Storage units have different sources of income to give visibility to their developers and make the battery market in France attractive:
Focus on AOLT
RTE, manager of the public electricity transmission network, has the task of guaranteeing the balance between electricity production and consumption and of resolving congestion on the transmission network.
With this in mind, RTE organizes every year a multi-annual call for tenders, called “AOLT”, whose regulatory framework is defined by Climate and Resilience Act of 2021. It is intended for new flagship production capacities and has been launched since Ministry of Ecological Transition in 2019. AOLT’s goal is to provide visibility at a stable price for these capabilities and facilitate new investments.

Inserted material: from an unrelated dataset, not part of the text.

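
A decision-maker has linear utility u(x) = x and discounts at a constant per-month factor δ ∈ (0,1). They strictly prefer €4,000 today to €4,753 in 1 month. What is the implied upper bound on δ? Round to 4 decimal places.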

At the end of each tender, a guaranteed price is thus defined, and the selected candidates benefit from a contract for difference which guarantees them a stable remuneration equal to the “guaranteed price”, for a period of 7 years. During this period, if the guaranteed price is higher than the market price, the winner will receive the difference. If not, he will pay the difference into a dedicated fund.
Candidates undertake in return to make part of their capacity available during peak days known as PP2 (capacity market).
Article L. 352-1-1 of the Energy Code defines the storage categories for which these calls can be organized: electric power pumping stations (STEP), batteries and hydrogen. Other types of storage are possible on a case-by-case basis.
Like any technology, renewable energy storage involves human activity, equipment manufacturing, and the release of carbon emissions. in any case, theecological impact it can be mastered, especially by developing recycling channels that recycle the waste produced. Especially since storage systems also have advantages: they generate little noise pollution and take up little space.
It remains to democratize the current technologies, the rise of renewable energies that raises needs in terms of storage. Many innovations are emerging to optimize this storage.